Il Comune di Crans-Montana ha annunciato la sospensione immediata di un collaboratore del Servizio edilizia e territorio, dopo che ieri diversi media svizzeri hanno riportato la notizia che l’uomo avrebbe falsificato una firma su un documento ufficiale relativo al bar ‘Le Constellation‘. “Da ieri, mercoledì, diversi media riportano che un collaboratore del Servizio edilizia e territorio avrebbe ‘falsificato’ una firma su un documento ufficiale relativo al bar ‘Le Constellation’, senza tuttavia alcun collegamento con la tragedia del 1° gennaio 2026″, riferisce il Comune di Crans-Montana, “sulla base delle informazioni riportate dalla stampa, il Consiglio comunale e il Servizio risorse umane hanno convocato, mercoledì 9 settembre 2026, il collaboratore in questione per ascoltarlo in merito” e, “al termine di tale colloquio, è stato deciso di sospenderlo con effetto immediato e di avviare un’indagine interna per consentire al Consiglio comunale di prendere conoscenza della vicenda e di decidere in merito al seguito da dare”.
Secondo quanto riportato dalla tv svizzera Rts, un ingegnere civile ascoltato martedì dalla polizia ha affermato che il suo nome era stato utilizzato a sua insaputa nell’ambito della pubblicazione di una domanda di costruzione per i lavori di ampliamento del Constellation, denunciando la falsificazione del documento, e ha chiamato in causa un impiegato comunale. “I fatti risalgono a dicembre 2025, due settimane prima dell’incendio che ha causato 41 morti e 115 feriti. I coniugi Moretti, proprietari del Constellation, decidono di modificare la terrazza del loro locale e viene quindi avviata una procedura di consultazione pubblica. La domanda di autorizzazione edilizia pubblicata riporta il nome di Jacques Moretti come richiedente e quelli di un disegnatore edile e di un ingegnere civile come autori del progetto. Queste informazioni sono false. Il disegnatore si è occupato dei progetti, ma l’ingegnere non c’entra nulla con la vicenda”, afferma la tv svizzera Rts. Secondo le informazioni di Rts e Bfm tv, l’ingegnere è venuto a sapere all’inizio di gennaio che il suo nome era stato usato a sua insaputa, quando è stato contattato da un giornalista di Rts che aveva scoperto il suo nome nella domanda di autorizzazione edilizia. L’ingegnere, sempre secondo Rts, dice di aver voluto fare chiarezza sulla vicenda e di aver contattato un impiegato del Servizio edilizia del Comune di Crans-Montana che conosce bene, il quale avrebbe ammesso che, dopo uno scambio con il disegnatore edile, era stato deciso di aggiungere il nome dell’ingegnere nella domanda di autorizzazione edilizia. La legge vallesana è cambiata negli ultimi anni ed è ora indispensabile possedere un diploma per firmare i progetti prima della messa in pubblica consultazione, diploma che il disegnatore edile non possedeva e l’ingegnere sì.

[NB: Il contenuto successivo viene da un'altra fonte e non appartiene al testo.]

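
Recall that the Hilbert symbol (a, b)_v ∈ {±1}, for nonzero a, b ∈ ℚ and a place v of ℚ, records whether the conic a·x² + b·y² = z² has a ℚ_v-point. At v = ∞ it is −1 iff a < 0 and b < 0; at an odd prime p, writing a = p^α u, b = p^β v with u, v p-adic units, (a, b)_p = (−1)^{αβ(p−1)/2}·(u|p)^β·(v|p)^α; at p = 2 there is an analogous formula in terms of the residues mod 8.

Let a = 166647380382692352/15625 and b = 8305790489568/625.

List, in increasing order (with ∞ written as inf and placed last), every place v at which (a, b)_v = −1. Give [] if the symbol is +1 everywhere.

[2, 11, 13, 19]

Mod squares: a ≡ 13, b ≡ 16302. Check v ∈ {∞, 2, 3, 5, 11, 13, 19}.
v=2: v_2(a)=10, v_2(b)=5; units ≡ 5, 7 (mod 8); ε·ε+αω+βω = 0·1+10·0+5·1 ≡ 1  ⇒  (a,b)_2 = -1.
v=3: a=3^8·(≡1), b=3^7·(≡1) mod 3; (1|3)=+1, (1|3)=+1; (−1)^{8·7·1}·(+1)^7·(+1)^8 = +1.
v=13: a=13^1·(≡1), b=13^1·(≡5) mod 13; (1|13)=+1, (5|13)=-1; (−1)^{1·1·6}·(+1)^1·(-1)^1 = -1.
v=∞: 13 > 0 and 16302 > 0  ⇒  (a,b)_∞ = +1.
v=19: a=19^4·(≡10), b=19^3·(≡2) mod 19; (10|19)=-1, (2|19)=-1; (−1)^{4·3·9}·(-1)^3·(-1)^4 = -1.
v=11: a=11^4·(≡8), b=11^3·(≡10) mod 11; (8|11)=-1, (10|11)=-1; (−1)^{4·3·5}·(-1)^3·(-1)^4 = -1.
v=5: a=5^-6·(≡2), b=5^-4·(≡3) mod 5; (2|5)=-1, (3|5)=-1; (−1)^{-6·-4·2}·(-1)^-4·(-1)^-6 = +1.
(13, 16302 / ℚ) ramifies at {2, 11, 13, 19}: a division algebra.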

“I fatti rivelati dai media allarmano il Consiglio comunale ed è per questo motivo che abbiamo deciso di ascoltare immediatamente il nostro collaboratore. Non anticipiamo alcuna conclusione in questa fase e abbiamo deciso di sospendere il nostro collaboratore al fine di fare chiarezza su questa vicenda nel modo più sereno possibile. Il suo diritto di essere ascoltato è garantito”, precisa François Berclaz, consigliere comunale responsabile delle opere pubbliche. Nel comunicato, a nome del Consiglio comunale e del sindaco Nicolas Féraud, il Comune “ricorda che sta collaborando con le autorità giudiziarie per accertare i fatti e le responsabilità a seguito della terribile tragedia che ha gettato nel lutto Crans-Montana”.